Alice’s subsequent arrest blindsides her and her family at a time when she is trying to have a nervous breakdown — but no one will give her the peace to have it — from the guilt she feels over Lizzie’s death. Instead, Alice snaps out of her depression and takes a caffeinated approach to jail confinement as a ‘desert island’ kind of opportunity. She ironically asks Howard to bring her a copy of Dostoyevsky’s "Crime and Punishment" and hunkers down like a fish to water for the time it will take free her. If William S. Borroughs’ premise is that the truest test of a person’s intelligence is their ability to adapt, then Alice is a genius. But Alice has unknowingly let her guard down once too often at school and the local community consumes itself in a witch-hunt far more vicious than Alice realizes. Alice’s dilettantish habit of not properly editing herself to strangers and selfishly presupposing situations haunts her every movement.

Sigourney Weaver commits a virtuoso performance in A Map of the World beyond even her credible range of past triumphs ranging from the super tough sci-fi heroine of the Alien films to the appealing diplomatic attaché of Peter Wier’s The Year of Living Dangerously.

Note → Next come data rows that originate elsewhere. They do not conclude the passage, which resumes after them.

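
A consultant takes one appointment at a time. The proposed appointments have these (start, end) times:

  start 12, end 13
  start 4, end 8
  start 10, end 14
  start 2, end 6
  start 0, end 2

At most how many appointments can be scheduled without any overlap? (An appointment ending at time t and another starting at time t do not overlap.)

Sorted by end: (0,2)  (2,6)  (4,8)  (12,13)  (10,14)
take (0,2); take (2,6); skip (4,8); take (12,13).
Selected 3 appointments.

3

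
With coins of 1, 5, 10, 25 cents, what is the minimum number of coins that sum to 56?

4

Greedy: take as many of the largest coin as possible, then repeat with the remainder.
56 = 2×25 + 1×5 + 1×1
Total coins = 2 + 1 + 1 = 4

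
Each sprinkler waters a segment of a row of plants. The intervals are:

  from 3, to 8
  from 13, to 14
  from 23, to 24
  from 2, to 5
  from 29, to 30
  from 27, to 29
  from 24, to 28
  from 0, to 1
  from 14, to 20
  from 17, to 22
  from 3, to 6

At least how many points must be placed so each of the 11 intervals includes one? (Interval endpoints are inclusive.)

Process intervals by earliest right end; each time one isn't hit yet, stab at its right endpoint.
Sorted: [0,1] [2,5] [3,6] [3,8] [13,14] [14,20] [17,22] [23,24] [24,28] [27,29] [29,30]
{[0,1]} hit by 1; {[2,5],[3,6],[3,8]} hit by 5; {[13,14],[14,20]} hit by 14; {[17,22]} hit by 22; {[23,24],[24,28]} hit by 24; {[27,29],[29,30]} hit by 29.
Points: 1, 5, 14, 22, 24, 29 (6 total).

6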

For all of the attention being brought to Hilary Swank for her fine performance in Boys Don’t Cry, even that achievement pales by comparison to Weaver’s fearless and self-deprecating approach to the largely unsympathetic Alice Goodwin. Audience sympathy is drawn as much for Alice from her husband’s ill handling of his responsibilities toward Alice as from her own state of indignation. In a scene where Howard cruelly snubs Alice’s earnest plea for affection in bed, her necessity to be emotionally well-defended becomes clearly defined.

Adapted from the Jane Hamilton novel, A Map of the World is charged with meticulous fibers of American familial, sexual, communal, legal, and societal contradictions that are currently prevalent in movies like American Beauty, Magnolia, and Being John Malkovich. Scott Elliott addresses getting cinematically inside Alice’s head and at the root of her contradictions by subtle use of subjective camera work and brief memory inflected flashbacks that serve to identify buried truths. Elliott has already developed a state-of-the-art facility for story telling that seamlessly exposes undercurrents of history, emotion and reason in every second of screen time. There is nothing wasted in the gratifying efforts of this ensemble production which includes impressive work by Louise Fletcher (One Flew Over the Cuckoo’s Nest), Chloe Sevigny (Boys Don’t Cry), and Arliss Howard (Full Metal Jacket) as Alice’s agenda driven attorney.